Artikel 7 Waterstaat - Waterkering
7.1 Bestemmingsomschrijving
De voor 'Waterstaat - Waterkering' aangewezen gronden zijn, behalve voor de andere daar voorkomende bestemming(en), primair bestemd voor het beheer van waterstaatsdoeleinden.
7.2 Bouwregels
Ter plaatse van de in deze bestemming bedoelde gronden mag uitsluitend worden gebouwd ten behoeve van de bestemming, en voorts met inachtneming van de volgende regels:
-
a. uitsluitend toegestaan zijn bouwwerken, geen gebouwen zijnde, ten behoeve van de waterstaatsdoeleinden;
-
b. de bouwhoogte van bouwwerken, geen gebouwen zijnde, mag maximaal 6 m bedragen.

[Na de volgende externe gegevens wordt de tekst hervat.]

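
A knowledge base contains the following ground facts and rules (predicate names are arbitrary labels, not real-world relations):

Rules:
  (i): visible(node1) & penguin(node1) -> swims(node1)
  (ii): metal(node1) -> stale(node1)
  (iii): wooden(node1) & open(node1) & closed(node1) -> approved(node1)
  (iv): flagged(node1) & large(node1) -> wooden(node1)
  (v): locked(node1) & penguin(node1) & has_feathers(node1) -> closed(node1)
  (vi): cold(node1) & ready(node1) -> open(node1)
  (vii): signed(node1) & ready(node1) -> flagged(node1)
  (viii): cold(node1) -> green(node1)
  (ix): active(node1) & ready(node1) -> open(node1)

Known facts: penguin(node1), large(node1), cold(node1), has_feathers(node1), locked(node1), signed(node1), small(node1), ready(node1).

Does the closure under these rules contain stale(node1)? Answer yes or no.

no

Round 1 fires (v), (vi), (vii), (viii), giving closed(node1), open(node1), flagged(node1), green(node1).
Round 2 fires (iv), giving wooden(node1).
Round 3 fires (iii), giving approved(node1).
Fixed point reached. stale(node1) is concluded only by (ii); (ii) needs metal(node1) (never derived).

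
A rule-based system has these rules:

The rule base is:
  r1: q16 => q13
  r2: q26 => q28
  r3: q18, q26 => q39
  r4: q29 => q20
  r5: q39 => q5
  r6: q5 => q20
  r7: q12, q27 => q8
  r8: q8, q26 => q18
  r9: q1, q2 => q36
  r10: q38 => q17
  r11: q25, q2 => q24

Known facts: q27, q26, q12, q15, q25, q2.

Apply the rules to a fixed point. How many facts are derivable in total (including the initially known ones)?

13

Round 1: r2 [q26 => q28]; r7 [q12, q27 => q8]; r11 [q25, q2 => q24]. New: q28, q8, q24.
Round 2: r8 [q8, q26 => q18]. New: q18.
Round 3: r3 [q18, q26 => q39]. New: q39.
Round 4: r5 [q39 => q5]. New: q5.
Round 5: r6 [q5 => q20]. New: q20.
Closure: {q12, q15, q18, q2, q20, q24, q25, q26, q27, q28, q39, q5, q8} — 13 facts.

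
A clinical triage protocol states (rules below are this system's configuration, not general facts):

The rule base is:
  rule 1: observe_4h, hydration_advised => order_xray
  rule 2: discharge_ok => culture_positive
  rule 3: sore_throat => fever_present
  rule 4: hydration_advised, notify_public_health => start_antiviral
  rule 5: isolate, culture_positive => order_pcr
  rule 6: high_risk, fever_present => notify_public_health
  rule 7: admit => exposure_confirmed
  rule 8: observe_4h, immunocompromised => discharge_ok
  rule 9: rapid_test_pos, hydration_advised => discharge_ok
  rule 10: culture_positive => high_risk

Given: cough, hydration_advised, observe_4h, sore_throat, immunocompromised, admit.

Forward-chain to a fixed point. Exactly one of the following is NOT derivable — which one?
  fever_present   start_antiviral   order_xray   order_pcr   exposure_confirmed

[1] rule 1 [observe_4h, hydration_advised => order_xray]; rule 3 [sore_throat => fever_present]; rule 7 [admit => exposure_confirmed]; rule 8 [observe_4h, immunocompromised => discharge_ok]. ⇒ new: order_xray, fever_present, exposure_confirmed, discharge_ok.
[2] rule 2 [discharge_ok => culture_positive]. ⇒ new: culture_positive.
[3] rule 10 [culture_positive => high_risk]. ⇒ new: high_risk.
[4] rule 6 [high_risk, fever_present => notify_public_health]. ⇒ new: notify_public_health.
[5] rule 4 [hydration_advised, notify_public_health => start_antiviral]. ⇒ new: start_antiviral.
Derived: order_xray (round 1), exposure_confirmed (round 1), fever_present (round 1), start_antiviral (round 5). order_pcr never appears in any round.

order_pcr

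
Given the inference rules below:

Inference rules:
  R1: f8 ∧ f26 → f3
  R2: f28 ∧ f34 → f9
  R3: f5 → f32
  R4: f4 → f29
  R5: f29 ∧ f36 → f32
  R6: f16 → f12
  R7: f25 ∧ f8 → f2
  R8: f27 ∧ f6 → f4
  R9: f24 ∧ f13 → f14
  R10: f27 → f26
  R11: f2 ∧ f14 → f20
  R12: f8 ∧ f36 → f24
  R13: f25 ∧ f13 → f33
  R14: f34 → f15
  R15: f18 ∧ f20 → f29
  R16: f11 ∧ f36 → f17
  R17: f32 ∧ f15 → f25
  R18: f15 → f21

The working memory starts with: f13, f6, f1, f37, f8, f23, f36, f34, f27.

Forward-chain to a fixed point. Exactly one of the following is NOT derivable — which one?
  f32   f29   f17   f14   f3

f17

Round 1 fires R8, R10, R12, R14, giving f4, f26, f24, f15.
Round 2 fires R1, R4, R9, R18, giving f3, f29, f14, f21.
Round 3 fires R5, giving f32.
Round 4 fires R17, giving f25.
Round 5 fires R7, R13, giving f2, f33.
Round 6 fires R11, giving f20.
Derived: f14 (round 2), f3 (round 2), f32 (round 3), f29 (round 2). f17 never appears in any round.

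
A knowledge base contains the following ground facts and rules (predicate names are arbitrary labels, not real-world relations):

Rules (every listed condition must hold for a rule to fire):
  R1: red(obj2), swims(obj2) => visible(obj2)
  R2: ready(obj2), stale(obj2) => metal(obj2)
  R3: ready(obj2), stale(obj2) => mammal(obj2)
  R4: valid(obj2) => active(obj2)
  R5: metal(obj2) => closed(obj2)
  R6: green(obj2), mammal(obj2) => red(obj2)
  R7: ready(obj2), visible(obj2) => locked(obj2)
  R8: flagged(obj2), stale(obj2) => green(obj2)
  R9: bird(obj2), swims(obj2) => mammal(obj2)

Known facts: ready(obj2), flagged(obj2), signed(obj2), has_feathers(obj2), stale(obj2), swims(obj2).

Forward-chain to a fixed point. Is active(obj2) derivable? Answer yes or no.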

7.3 Afwijken van de bouwregels
Het bevoegd gezag kan bij een omgevingsvergunning afwijken van het bepaalde in lid 7.2 met inachtneming van de volgende regels:
-
a. afwijken is uitsluitend toegestaan voor bouwwerken, voor zover deze zijn toegelaten op grond van de regels van de andere bestemmingen, waarmee de dubbelbestemming samenvalt;
-
b. voordat een omgevingsvergunning wordt verleend horen burgemeester en wethouders het waterschap, hoogheemraadschap of derde, welke verantwoordelijk is voor (het beheer van) de waterkering.
7.4 Omgevingsvergunning voor het uitvoeren van een werk, geen bouwwerk zijnde, of van werkzaamheden
-
a. Zonder of in afwijking van een omgevingsvergunning voor het uitvoeren van werken, geen bouwwerken zijnde, of van werkzaamheden, is het verboden de volgende werken, geen bouwwerken zijnde, of werkzaamheden uit te voeren:
-
1. het ontginnen, bodem verlagen, afgraven, ophogen of egaliseren van gronden;
-
2. het aanleggen of verharden van wegen, paden, banen of parkeergelegenheden en het aanbrengen van andere oppervlakteverhardingen;
-
3. het aanbrengen van ondergrondse transport-, energie- of telecommunicatieleidingen en de daarmee verband houdende constructies, installaties of apparatuur;
-
4. het aanleggen of aanbrengen van oeverbeschoeiingen, aanlegplaatsen of verhardingen ten behoeve van de watersport.
-
b. Het in sub a bedoelde verbod is niet van toepassing op werken of werkzaamheden die het normale onderhoud, gebruik en beheer betreffen of die reeds in uitvoering zijn op het tijdstip van het van kracht worden van het bestemmingsplan.
-
c. De in sub a bedoelde omgevingsvergunning wordt geweigerd indien door de uitvoering van de in sub a bedoelde werken of werkzaamheden, dan wel door de daarvan direct of indirect te verwachten gevolgen het normaal functioneren van de waterkering wordt of kan worden aangetast.